Dieses Problem wurde in der Folge immer brennender und führte Mitte der 60er Jahre in die Massenuniversität und zur Umstrukturierung der traditionellen Ordinarienuniversität in die Gruppenuniversität. Der alte Lehrkörper war zu klein, als daß er neben der Forschung die durch die stetig steigenden Studentenzahlen wachsenden Unterrichtsverpflichtungen hätte wahrnehmen können. Der akademische Mittelbau, Assistenten und Räte, übernahm Aufgaben, die bisher allein von den Ordinarien hatten bewältigt werden müssen. Eine immer stärkere Differenzierung und Spezialisierung der Forschungs- und Lehrgebiete sprengten den Rahmen der fünf herkömmlichen Fakultäten und setzten an ihre Stelle zunächst 16, später 18. Staatliche Fürsorge, die in immer stärkerem Maße in Anspruch genommen werden mußte, bedingte eine erhebliche Vergrößerung des Verwaltungsapparates und führte zu nicht unerheblichen Friktionen. Die Universität, den Rest der ihr noch verbliebenen Autonomie verteidigend, intensivierte die Arbeit in ihren Selbstverwaltungsgremien, die allerdings Ende der 60er, Anfang der 70er Jahre zum Selbstzweck zu werden drohten und teilweise einen geordneten Universitätsbetrieb überhaupt lahmlegten. Der schmerzliche Prozeß der Neubesinnung und Selbstprüfung, der unmittelbar nach 1945 eingesetzt hatte, war noch keineswegs abgeschlossen, als die Suche nach neuen Standorten in den an der Universität tobenden Ideologie-Kämpfen unterzugehen drohte.
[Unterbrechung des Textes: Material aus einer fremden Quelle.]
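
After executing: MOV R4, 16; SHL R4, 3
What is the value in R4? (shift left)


Register state trace:
  MOV R4, 16  → R4 = 16
  SHL R4, 3  → R4 = 16 << 3 = 16 * 2^3 = 128
Final: R4 = 128

128


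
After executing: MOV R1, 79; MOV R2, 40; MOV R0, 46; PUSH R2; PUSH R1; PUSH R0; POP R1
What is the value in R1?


Stack trace (top is rightmost):
  MOV R1, 79  → R1 = 79
  MOV R2, 40  → R2 = 40
  MOV R0, 46  → R0 = 46
  PUSH R2  → stack: [40]
  PUSH R1  → stack: [40, 79]
  PUSH R0  → stack: [40, 79, 46]
  POP R1  → R1 = 46, stack: [40, 79]
Final: R1 = 46

46


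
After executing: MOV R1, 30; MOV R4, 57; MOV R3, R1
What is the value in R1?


Register state trace:
  MOV R1, 30  → R1 = 30
  MOV R4, 57  → R4 = 57
  MOV R3, R1  → R3 = 30
Final: R1 = 30

30


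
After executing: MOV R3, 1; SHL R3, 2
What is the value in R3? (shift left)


Register state trace:
  MOV R3, 1  → R3 = 1
  SHL R3, 2  → R3 = 1 << 2 = 1 * 2^2 = 4
Final: R3 = 4

4


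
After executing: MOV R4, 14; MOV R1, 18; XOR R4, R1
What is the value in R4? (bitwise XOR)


Register state trace:
  MOV R4, 14  → R4 = 14 (0b00001110)
  MOV R1, 18  → R1 = 18 (0b00010010)
  XOR R4, R1  → R4 = 14 XOR 18 = 28 (0b00011100)
Final: R4 = 28

28


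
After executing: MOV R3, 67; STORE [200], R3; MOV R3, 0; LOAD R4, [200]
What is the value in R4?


Register and memory trace:
  MOV R3, 67  → R3 = 67
  STORE [200], R3  → mem[200] = 67
  MOV R3, 0  → R3 = 0
  LOAD R4, [200]  → R4 = mem[200] = 67
Final: R4 = 67

67


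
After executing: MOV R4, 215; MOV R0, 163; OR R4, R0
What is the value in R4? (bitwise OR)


Register state trace:
  MOV R4, 215  → R4 = 215 (0b11010111)
  MOV R0, 163  → R0 = 163 (0b10100011)
  OR R4, R0   → R4 = 215 OR 163 = 247 (0b11110111)
Final: R4 = 247

247


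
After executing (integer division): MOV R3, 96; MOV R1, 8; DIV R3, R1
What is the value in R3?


Register state trace:
  MOV R3, 96  → R3 = 96
  MOV R1, 8  → R1 = 8
  DIV R3, R1  → R3 = 96 // 8 = 12
Final: R3 = 12

12


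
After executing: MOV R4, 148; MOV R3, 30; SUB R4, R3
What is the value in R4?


Register state trace:
  MOV R4, 148  → R4 = 148
  MOV R3, 30  → R3 = 30
  SUB R4, R3  → R4 = 148 - 30 = 118
Final: R4 = 118

118


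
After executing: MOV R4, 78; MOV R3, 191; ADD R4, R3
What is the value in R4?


Register state trace:
  MOV R4, 78  → R4 = 78
  MOV R3, 191  → R3 = 191
  ADD R4, R3  → R4 = 78 + 191 = 269
Final: R4 = 269

269


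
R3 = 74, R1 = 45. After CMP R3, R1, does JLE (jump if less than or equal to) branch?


Trace:
  R3 = 74, R1 = 45
  CMP R3, R1  → compares 74 vs 45
  JLE checks: is 74 less than or equal to 45?
  74 > 45, so condition is false
Branch taken: No

No


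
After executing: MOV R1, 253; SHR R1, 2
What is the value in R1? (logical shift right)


Register state trace:
  MOV R1, 253  → R1 = 253
  SHR R1, 2  → R1 = 253 >> 2 = 253 // 2^2 = 63
Final: R1 = 63

63


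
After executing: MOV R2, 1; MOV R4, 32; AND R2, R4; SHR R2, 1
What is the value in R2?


Register state trace:
  MOV R2, 1  → R2 = 1 (0b00000001)
  MOV R4, 32  → R4 = 32 (0b00100000)
  AND R2, R4  → R2 = 1 AND 32 = 0 (0b00000000)
  SHR R2, 1  → R2 = 0 >> 1 = 0
Final: R2 = 0

0


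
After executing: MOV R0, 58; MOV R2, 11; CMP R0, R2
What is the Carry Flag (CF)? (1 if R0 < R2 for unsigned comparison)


Register state trace:
  MOV R0, 58  → R0 = 58
  MOV R2, 11  → R2 = 11
  CMP R0, R2  → unsigned 58 - 11: no borrow
  58 >= 11, so CF = 0
CF = 0

0


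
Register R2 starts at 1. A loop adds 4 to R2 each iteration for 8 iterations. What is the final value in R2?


Starting value: R2 = 1
  Iter 1: R2 = 1 + 4 = 5
  Iter 2: R2 = 5 + 4 = 9
  Iter 3: R2 = 9 + 4 = 13
  Iter 4: R2 = 13 + 4 = 17
  Iter 5: R2 = 17 + 4 = 21
  Iter 6: R2 = 21 + 4 = 25
  Iter 7: R2 = 25 + 4 = 29
  Iter 8: R2 = 29 + 4 = 33
Final: R2 = 33

33


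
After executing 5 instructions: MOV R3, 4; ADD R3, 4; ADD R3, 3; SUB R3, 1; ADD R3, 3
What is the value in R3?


Register state trace:
  MOV R3, 4  → R3 = 4
  ADD R3, 4  → R3 = 4 + 4 = 8
  ADD R3, 3  → R3 = 8 + 3 = 11
  SUB R3, 1  → R3 = 11 - 1 = 10
  ADD R3, 3  → R3 = 10 + 3 = 13
Final: R3 = 13

13


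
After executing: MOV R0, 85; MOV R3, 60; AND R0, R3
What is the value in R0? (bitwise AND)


Register state trace:
  MOV R0, 85  → R0 = 85 (0b01010101)
  MOV R3, 60  → R3 = 60 (0b00111100)
  AND R0, R3  → R0 = 85 AND 60 = 20 (0b00010100)
Final: R0 = 20

20


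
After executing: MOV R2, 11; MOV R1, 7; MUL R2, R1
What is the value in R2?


Register state trace:
  MOV R2, 11  → R2 = 11
  MOV R1, 7  → R1 = 7
  MUL R2, R1  → R2 = 11 * 7 = 77
Final: R2 = 77

77


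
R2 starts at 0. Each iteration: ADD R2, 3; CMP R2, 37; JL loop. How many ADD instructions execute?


Loop trace (R2 starts at 0, target 37, step 3):
  ADD #1: R2 = 0 + 3 = 3  → 3 < 37, loop
  ADD #2: R2 = 3 + 3 = 6  → 6 < 37, loop
  ADD #3: R2 = 6 + 3 = 9  → 9 < 37, loop
  ADD #4: R2 = 9 + 3 = 12  → 12 < 37, loop
  ADD #5: R2 = 12 + 3 = 15  → 15 < 37, loop
  ADD #6: R2 = 15 + 3 = 18  → 18 < 37, loop
  ADD #7: R2 = 18 + 3 = 21  → 21 < 37, loop
  ADD #8: R2 = 21 + 3 = 24  → 24 < 37, loop
  ADD #9: R2 = 24 + 3 = 27  → 27 < 37, loop
  ADD #10: R2 = 27 + 3 = 30  → 30 < 37, loop
  ADD #11: R2 = 30 + 3 = 33  → 33 < 37, loop
  ADD #12: R2 = 33 + 3 = 36  → 36 < 37, loop
  ADD #13: R2 = 36 + 3 = 39  → 39 >= 37, exit
Total ADD instructions: 13

13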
Das ernsthafte Ringen um notwendige Reformen, das noch Mitte der 60er Jahre die hochschulpolitischen Auseinandersetzungen bestimmte, glitt Ende der 60er Jahre in sinnentleerte ideologische Diskussionen ab. Der Freiraum, den die Universität in der Vergangenheit nur allzu oft bedroht gesehen hatte, mußte erneut vor dem totalitären Anspruch einer radikalen Minderheit gesichert werden, wenn anders Wissenschaft möglich bleiben sollte.

Spezialisierung und Differenzierung der Wissensgebiete und die hohen Studentenzahlen verlangten gleichzeitig nach einer räumlichen Erweiterung und Umgestaltung der Universität. Immer drückender machte sich die Überalterung der naturwissenschaftlichen Institute und der Kliniken und die Raumnot in der Altstadt bemerkbar. Die Pläne für den Ausbau der Universität im Neuenheimer Feld, die bereits vor Ausbruch des Ersten Weltkrieges begonnen worden waren, wurden energisch vorangetrieben und seit den 50er Jahren Zug um Zug realisiert. Ein moderner Campus nahm die große Zahl der theoretischen Institute der Naturwissenschaften und der Medizin auf, so daß nur mehr die Geisteswissenschaften in den alten historischen Gebäuden der Altstadt verblieben.

Krieg und Nachkriegszeit haben der Ruprecht-Karls-Universität tiefe Wunden geschlagen. Bei der Suche nach sich selbst in einer sie tragenden, sich unruhig verändernden Gesellschaft hat sie das beste Teil ihres reichen geschichtlichen Erbes hinübergerettet. Weltzugewandt wußte sie sich draußen bald wieder Gehör zu verschaffen. Getreu ihrer über dem Portal zur ,Neuen Universität' nun erneut wieder mahnenden und zugleich ermutigenden Devise "Dem lebendigen Geist" stellt sie sich--die Einheit von Forschung und Lehre wahrend--den Aufgaben der Zukunft, ihren alten Wahlspruch "semper apertus" gleichsam übersetzend in unsere Zeit.